Supplementary Materials
Data Availability Statement
TCGA data were obtained from GDC portal (https://portal.gdc.cancer.gov/) and processed as described previously21. HBMR values of selection in the immunopeptidome were obtained from the supplementary material in Van Den Eynden et al.28. Normalized scores for immune cell infiltration were obtained from Rooney et al.26, Danaher et al.33 and Thorsson et al.34. Genes involved in the antigen presenting machinery were obtained from KEGG pathway hsa04612 (https://www.genome.jp/pathway/hsa04612). An assembled list of escape mechanisms for colon adenocarcinoma, rectum adenocarcinoma and STAD and UCEC was obtained from Lakatos et al.32. Somatic variant calls from 308 Hartwig Medical Foundation samples were downloaded from the Hartwig Data Portal under license agreement DR-075 (https://database.hartwigmedicalfoundation.nl/). Hartwig Medical Foundation Patient-level genome-wide germline and somatic data (raw BAM files and annotated variant call data) are considered privacy sensitive and available through an access-controlled mechanism. Somatic calls, clinical and HLA allele information from 68 patients with metastatic disease sequenced before and during immunotherapeutic treatment was obtained from the authors of Riaz et al.39 and deposited in Zenodo (10.5281/zenodo.7546705). SOPRANO results for each tumor type and patient are available as supplementary tables. Analyzed data, code and R markdown files to reproduce raw figures have been made available in Zenodo (10.5281/zenodo.7416627).

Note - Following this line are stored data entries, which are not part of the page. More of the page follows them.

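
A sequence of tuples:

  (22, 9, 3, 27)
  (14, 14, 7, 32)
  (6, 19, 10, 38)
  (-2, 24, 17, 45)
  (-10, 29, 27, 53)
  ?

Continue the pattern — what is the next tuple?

(-18, 34, 44, 62)

First coordinate: −8 each step; 22, 14, 6, -2, -10 → -18.
Second coordinate: +5 each step, so 9, 14, 19, 24, 29 → 34.
For the third coordinate, each term is the sum of the two before it: 3, 7, 10, 17, 27 → 44.
Fourth coordinate: differences are 5, 6, 7, … (increasing by 1 each time); 27, 32, 38, 45, 53 → 62.
Combining the parts gives (-18, 34, 44, 62).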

SOPRANO is freely available at github.com/luisgls/SOPRANO. Simulator of stochastic branching process for immunoediting is available at http://github.com/luisgls/dNdSSimulator. Code for estimating positive selection in escape genes can be accessed from https://github.com/im3sanger/dndscv. Code for estimating driver, global and driver dN/dS can be obtained from http://github.com/luisgls/SSB_selection. We used the R programming language (environment 3.63, 2020-02-29) and standard R packages available at repositories such as CRAN (2020-02-29) and Bioconductor 3.12. Code and R packages needed for raw figures are available as R markdown files (10.5281/zenodo.7416627). Bedtools 2.26 and R are needed for SOPRANO to run. To generate input files for SOPRANO, ensemblVEP v89 has been used. The software produced/used for this publication is fully described in Methods section. Tutorial to run SOPRANO is made available on http://github.com/luisgls/SOPRANO. samtools (v1.11) was used to convert fastq files. Yara Mapper (https://www.seqan.de/apps/yara.html) was used for read mapping. OptiType v1.3.3 was used to get HLA alleles. The references are based on the IMGT/HLA Release 3.14.0, July 2013. netMHCpan4.0 and 4.1 was used to predict MHC binding.